Now the policy can be optimized on a board with wind and a cost of -1 for any movement.

In [25]:
grid = create_grid(step_cost=-1)

V = optimal_policy_windy(grid, policy, gamma=0.9)

print_value_policy(V, policy, grid)

Value function
---------------------------
-5.92|-4.32|-1.47| 0.00|
---------------------------
-6.60| 0.00|-2.21| 0.00|
---------------------------
-6.53|-5.69|-3.89|-2.75|

Policy
---------------------------
  →  |  →  |  →  |     |
---------------------------
  ↑  |     |  →  |     |
---------------------------
  →  |  →  |  ↑  |  ↑  |


Finally, as a check, if the wind equals 1, we have the results of the previous case. To evaluate it, a new random policy is created.

In [26]:
policy = random_policy(grid)
print_policy(policy, grid)

---------------------------
  →  |  ←  |  ←  |     |
---------------------------
  ↑  |     |  ↑  |     |
---------------------------
  ↑  |  ←  |  ↑  |  ←  |


In [27]:
grid = create_grid(step_cost=-0.1)

V = optimal_policy_windy(grid, policy, gamma=0.9, windy=1)

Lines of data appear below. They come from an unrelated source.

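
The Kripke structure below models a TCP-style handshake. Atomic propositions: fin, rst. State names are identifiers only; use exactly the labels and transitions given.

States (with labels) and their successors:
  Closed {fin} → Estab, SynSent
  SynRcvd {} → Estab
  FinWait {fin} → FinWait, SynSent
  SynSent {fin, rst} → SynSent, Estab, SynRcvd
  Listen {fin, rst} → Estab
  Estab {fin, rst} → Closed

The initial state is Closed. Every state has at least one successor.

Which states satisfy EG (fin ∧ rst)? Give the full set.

{SynSent}

States satisfying fin ∧ rst: {SynSent, Listen, Estab}.
States satisfying EG (fin ∧ rst): {SynSent}.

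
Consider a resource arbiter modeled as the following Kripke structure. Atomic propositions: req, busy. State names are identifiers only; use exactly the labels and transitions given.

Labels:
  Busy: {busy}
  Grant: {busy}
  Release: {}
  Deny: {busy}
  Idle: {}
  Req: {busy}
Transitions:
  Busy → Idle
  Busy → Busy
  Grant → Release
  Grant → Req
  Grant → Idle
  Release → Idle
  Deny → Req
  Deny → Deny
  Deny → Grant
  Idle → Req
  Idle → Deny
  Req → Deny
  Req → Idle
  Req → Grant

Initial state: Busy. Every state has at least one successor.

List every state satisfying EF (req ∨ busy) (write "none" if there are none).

States satisfying req ∨ busy: {Busy, Grant, Deny, Req}.
States satisfying EF (req ∨ busy): {Busy, Grant, Release, Deny, Idle, Req}.

{Busy, Grant, Release, Deny, Idle, Req}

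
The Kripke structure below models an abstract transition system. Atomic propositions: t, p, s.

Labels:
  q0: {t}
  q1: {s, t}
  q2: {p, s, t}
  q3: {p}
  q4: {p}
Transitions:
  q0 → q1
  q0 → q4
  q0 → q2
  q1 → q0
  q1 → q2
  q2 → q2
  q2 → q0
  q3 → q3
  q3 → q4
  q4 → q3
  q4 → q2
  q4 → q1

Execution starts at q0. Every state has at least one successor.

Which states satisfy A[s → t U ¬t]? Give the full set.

{q3, q4}

States satisfying s → t: {q0, q1, q2, q3, q4}.
States satisfying ¬t: {q3, q4}.
States satisfying A[s → t U ¬t]: {q3, q4}.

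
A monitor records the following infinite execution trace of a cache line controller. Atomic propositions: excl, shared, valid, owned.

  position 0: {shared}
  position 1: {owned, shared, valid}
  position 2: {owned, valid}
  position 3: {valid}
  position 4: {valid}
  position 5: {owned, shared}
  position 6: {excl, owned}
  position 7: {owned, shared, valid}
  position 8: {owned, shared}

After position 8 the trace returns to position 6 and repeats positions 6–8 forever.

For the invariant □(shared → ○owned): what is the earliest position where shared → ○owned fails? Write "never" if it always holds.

never

shared → ○owned holds at every position 0..8, and those are all the positions the trace ever visits, so the invariant □(shared → ○owned) is never violated.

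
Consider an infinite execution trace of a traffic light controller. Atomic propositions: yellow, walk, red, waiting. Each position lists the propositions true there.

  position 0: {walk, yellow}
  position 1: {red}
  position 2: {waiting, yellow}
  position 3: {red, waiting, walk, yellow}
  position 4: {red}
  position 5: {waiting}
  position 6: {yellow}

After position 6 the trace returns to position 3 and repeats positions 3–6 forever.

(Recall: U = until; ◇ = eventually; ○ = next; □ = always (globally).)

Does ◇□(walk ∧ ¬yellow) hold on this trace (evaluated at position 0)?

□(walk ∧ ¬yellow) is false at every position 0..6, so it never becomes true and ◇□(walk ∧ ¬yellow) fails.

Violated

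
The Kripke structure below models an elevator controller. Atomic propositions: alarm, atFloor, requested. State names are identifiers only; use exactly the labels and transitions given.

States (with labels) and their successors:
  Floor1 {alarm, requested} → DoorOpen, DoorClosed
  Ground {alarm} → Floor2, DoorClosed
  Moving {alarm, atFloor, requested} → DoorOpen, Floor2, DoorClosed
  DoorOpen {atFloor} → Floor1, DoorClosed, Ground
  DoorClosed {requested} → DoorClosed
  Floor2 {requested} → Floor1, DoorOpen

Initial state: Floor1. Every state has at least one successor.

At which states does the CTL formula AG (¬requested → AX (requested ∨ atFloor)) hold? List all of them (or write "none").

States satisfying ¬requested → AX (requested ∨ atFloor): {Floor1, Ground, Moving, DoorClosed, Floor2}.
States satisfying AG (¬requested → AX (requested ∨ atFloor)): {DoorClosed}.

{DoorClosed}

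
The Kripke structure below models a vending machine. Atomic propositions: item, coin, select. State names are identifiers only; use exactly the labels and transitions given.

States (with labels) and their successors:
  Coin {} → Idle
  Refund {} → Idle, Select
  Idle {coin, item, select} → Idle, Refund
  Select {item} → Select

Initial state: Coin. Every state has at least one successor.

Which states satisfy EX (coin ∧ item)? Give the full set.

{Coin, Refund, Idle}

States satisfying coin ∧ item: {Idle}.
States satisfying EX (coin ∧ item): {Coin, Refund, Idle}.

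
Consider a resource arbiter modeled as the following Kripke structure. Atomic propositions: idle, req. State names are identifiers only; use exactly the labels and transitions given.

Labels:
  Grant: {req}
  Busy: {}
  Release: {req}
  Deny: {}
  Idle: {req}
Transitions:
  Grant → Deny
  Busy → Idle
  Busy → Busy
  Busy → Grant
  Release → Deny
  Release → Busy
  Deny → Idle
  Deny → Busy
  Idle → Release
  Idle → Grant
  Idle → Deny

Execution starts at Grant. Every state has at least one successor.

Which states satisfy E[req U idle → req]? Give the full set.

States satisfying req: {Grant, Release, Idle}.
States satisfying idle → req: {Grant, Busy, Release, Deny, Idle}.
States satisfying E[req U idle → req]: {Grant, Busy, Release, Deny, Idle}.

{Grant, Busy, Release, Deny, Idle}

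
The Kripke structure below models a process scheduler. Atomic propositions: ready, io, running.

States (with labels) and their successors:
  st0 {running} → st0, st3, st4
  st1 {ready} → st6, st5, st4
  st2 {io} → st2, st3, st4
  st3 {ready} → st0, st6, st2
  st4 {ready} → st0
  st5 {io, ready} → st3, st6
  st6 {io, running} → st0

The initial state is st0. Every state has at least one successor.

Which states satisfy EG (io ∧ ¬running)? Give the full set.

States satisfying io ∧ ¬running: {st2, st5}.
States satisfying EG (io ∧ ¬running): {st2}.

{st2}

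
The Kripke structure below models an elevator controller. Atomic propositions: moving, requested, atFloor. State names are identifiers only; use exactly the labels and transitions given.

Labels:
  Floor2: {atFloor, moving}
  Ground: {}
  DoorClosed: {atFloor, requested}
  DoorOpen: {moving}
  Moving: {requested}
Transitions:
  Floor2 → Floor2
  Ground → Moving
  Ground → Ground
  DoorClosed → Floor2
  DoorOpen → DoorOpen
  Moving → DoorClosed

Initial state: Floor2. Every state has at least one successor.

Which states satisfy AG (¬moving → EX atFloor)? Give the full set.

{Floor2, DoorClosed, DoorOpen, Moving}

States satisfying ¬moving → EX atFloor: {Floor2, DoorClosed, DoorOpen, Moving}.
States satisfying AG (¬moving → EX atFloor): {Floor2, DoorClosed, DoorOpen, Moving}.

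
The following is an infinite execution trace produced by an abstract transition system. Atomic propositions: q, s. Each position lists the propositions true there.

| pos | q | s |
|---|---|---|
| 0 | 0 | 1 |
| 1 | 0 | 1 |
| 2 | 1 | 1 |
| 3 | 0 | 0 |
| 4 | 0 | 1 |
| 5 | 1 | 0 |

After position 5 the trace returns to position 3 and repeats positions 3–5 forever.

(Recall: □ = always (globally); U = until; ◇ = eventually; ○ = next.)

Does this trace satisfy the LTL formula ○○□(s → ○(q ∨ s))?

Violated

The position after 0 is 1; ○□(s → ○(q ∨ s)) is false there.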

print_value_policy(V, policy, grid)

Value function
---------------------------
 0.62| 0.80| 1.00| 0.00|
---------------------------
 0.46| 0.00| 0.80| 0.00|
---------------------------
 0.31| 0.46| 0.62| 0.46|

Policy
---------------------------
  →  |  →  |  →  |     |
---------------------------
  ↑  |     |  ↑  |     |
---------------------------
  ↑  |  →  |  ↑  |  ←  |


## Value function Optimization
Alternatively, the value function can be optimized. For this it can be  created the following function.

In [28]:
def optimal_value(grid, policy, gamma=0.9, max_iter=100, threshold=1e-3):
    V, states = init_states(grid)

    num_iter = 0
    while num_iter < max_iter:
        num_iter += 1
        biggest_change = 0

        for s in states:
            old_v = V[s]

            # La función de valor solo tiene valor si no es final
            if s in policy:
                new_v = float('-inf')
                for a in grid.actions[s]:
                    grid.set_state(s)
                    r = grid.move(a)
                    v = r + gamma * V[grid.current_state()]
                    if v > new_v:
                        new_v = v
                V[s] = new_v
                biggest_change = max(biggest_change, np.abs(old_v - V[s]))

        if biggest_change < threshold:
            break

    if num_iter >= max_iter:
        print("The maximum number of iterations has been reached")

    # Obtener la politica para la función de valor
    for s in policy.keys():
        best_a = None
        best_value = float('-inf')
        # Itera sobre todas las posibles acciones
        for a in Grid.possible_actions:
            grid.set_state(s)
            r = grid.move(a)
            v = r + gamma * V[grid.current_state()]
            if v > best_value:
                best_value = v
                best_a = a

        policy[s] = best_a

    return V

### Example
As in the previous case, a random policy is used at the beginning.

In [29]:
policy = random_policy(grid)
print_policy(policy, grid)

---------------------------
  ↓  |  ←  |  →  |     |
---------------------------
  ↑  |     |  ↓  |     |
---------------------------
  →  |  →  |  ←  |  ↑  |


In [30]:
grid = create_grid(step_cost=-0.1)

V = optimal_value(grid, policy)

print_value_policy(V, policy, grid)

Value function
---------------------------
 0.62| 0.80| 1.00| 0.00|
---------------------------
 0.46| 0.00| 0.80| 0.00|
---------------------------
 0.31| 0.46| 0.62| 0.46|

Policy
---------------------------
  →  |  →  |  →  |     |
---------------------------
  ↑  |     |  ↑  |     |
---------------------------
  ↑  |  →  |  ↑  |  ←  |


The functions defined in this notebook are saved in a Python file to be imported and used in subsequent notebooks.